To investigate the sterilization effect of UV laser irradiation, bacterial samples were adsorbed on the masks for 16 h (Bacillus spores) and 2 h (E. coli). After exposure to the UV laser, bacterial samples were detached and cultured to determine remaining viability. Figure 4A shows the log10(survival fraction) of Bacillus atrophaeus spores. Treatment with the UV laser led to a log10(survival fraction) of − 3.71, − 3.65, and − 3.74 corresponding to KF-AD, KF80, and KF94 masks after 1 scan. Increasing the number of UV laser scans led to increased inactivation of bacterial particles, with a log10(survival fraction) of − 3.91, − 3.85, and − 3.89 for KF-AD, KF80, and KF94 masks, respectively, after 2 and 12 scans. In masks treated with E. coli, only 1 UV laser scan was needed for complete inactivation of KF-AD, KF80, and KF94 masks with log10(survival fraction) of − 3.45, − 3.72, and − 3.42, respectively (Fig. 4B). Because E. coli is vulnerable to dehydration, it is also more sensitive to UV laser than bacterial spores.

Fig. 4
figure 4

LR values of A B. atrophaeus spores irradiated with 1, 2, and 12 UV laser and B E. coli irradiated with 1 and 2 UV laser

Decreased bacterial viability was similar between the different types of face mask, suggesting that the number of layers and type of material do not impact the effectiveness or penetration of the UV laser.

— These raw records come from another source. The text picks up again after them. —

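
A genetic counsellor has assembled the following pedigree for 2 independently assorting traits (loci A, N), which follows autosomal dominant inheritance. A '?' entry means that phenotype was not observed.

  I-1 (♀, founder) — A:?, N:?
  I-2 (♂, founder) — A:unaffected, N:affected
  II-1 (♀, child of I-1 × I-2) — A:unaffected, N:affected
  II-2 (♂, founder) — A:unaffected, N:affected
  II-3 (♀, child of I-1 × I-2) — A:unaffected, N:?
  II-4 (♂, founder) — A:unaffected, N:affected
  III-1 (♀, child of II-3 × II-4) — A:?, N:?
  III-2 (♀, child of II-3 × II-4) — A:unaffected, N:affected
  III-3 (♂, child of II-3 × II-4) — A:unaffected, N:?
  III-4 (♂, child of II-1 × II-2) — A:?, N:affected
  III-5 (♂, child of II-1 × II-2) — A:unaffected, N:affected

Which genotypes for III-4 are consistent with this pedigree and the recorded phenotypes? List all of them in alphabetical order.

A/I-1 ? ·: aa|Aa
A/I-2 un ·: aa
A/II-1 un I-1×I-2: aa
A/II-2 un ·: aa
A/II-3 un I-1×I-2: aa
A/II-4 un ·: aa
A/III-1 ? II-3×II-4: aa
A/III-2 un II-3×II-4: aa
A/III-3 un II-3×II-4: aa
A/III-4 ? II-1×II-2: aa
A/III-5 un II-1×II-2: aa
⇒ A over [I-1,I-2,II-1,II-2,II-3,II-4,III-1,III-2,III-3,III-4,III-5]: 2 consistent
N/I-1 ? ·: nn|Nn|NN
N/I-2 aff ·: Nn|NN
N/II-1 aff I-1×I-2: Nn|NN
N/II-2 aff ·: Nn|NN
N/II-3 ? I-1×I-2: nn|Nn|NN
N/II-4 aff ·: Nn|NN
N/III-1 ? II-3×II-4: nn|Nn|NN
N/III-2 aff II-3×II-4: Nn|NN
N/III-3 ? II-3×II-4: nn|Nn|NN
N/III-4 aff II-1×II-2: Nn|NN
N/III-5 aff II-1×II-2: Nn|NN
⇒ N over [I-1,I-2,II-1,II-2,II-3,II-4,III-1,III-2,III-3,III-4,III-5]: 1931 consistent

III-4 ∈ {aa NN, aa Nn}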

Particle filtration efficiency

To investigate whether UV laser irradiation would decrease the performance of the face masks, we measured the particle filtration efficiency of NaCl and paraffin oil aerosols before and after UV laser irradiation. As demonstrated in Fig. 5, the masks demonstrated a high filtration efficiency (of 76.4%, 85.9%, and 95.5% for KF-AD, KF80, and KF94, respectively). After irradiation, KF94 masks retained a 95% filtration efficiency against paraffin oil filtration. The NaCl filtration efficiency decreased slightly after irradiation for the KF80 and KF-AD masks at 84.3% and 81.0% after 12 laser scans. Therefore, the physical characteristics of the three masks were not significantly affected by UV laser irradiation up to 12 scans.

Fig. 5
figure 5

Particle filtration efficiency of KF-AD, KF80, and KF94 masks before and after 1, 2, and 12 UV laser irradiation

The deterioration of particle filtration efficiency from sterilization treatments has been a limiting factor in the ability to reuse masks. Although alcohol solutions are effective at removing attached bacteria, they also reduce filtration performance (Kim et al. 2009; Ullah et al. 2020). Washing masks with or without detergent can also destroy filter integrity (Jung et al. 2020; Viscusi et al. 2007). Conversely, while UV irradiation-based treatment does not impact filtration efficiency, there is incomplete sterilization against E. coli (Jung et al. 2020). There are some limitations of using 266 nm pulsed laser for general purpose due to its high cost, high energy consumption, and trained operator requirement. The current results, however, show that UV laser irradiation could be used as alternative sterilization method for face masks in regard to both Bacillus spores and E. coli. Further research of UV laser irradiation is needed to include face mask components such as straps and metal nose clips.

Conclusions

Irradiation with a Nd:YVO4 laser (266 nm, 1 W) is an effective sterilization method against both Bacillus atrophaeus spores and non-spore-forming bacteria of E. coli contaminating three different kinds of safety face mask (KF-AD, KF80, and KF94). The particle filtration efficiency was successfully preserved after UV laser irradiation regardless of the type of investigated material.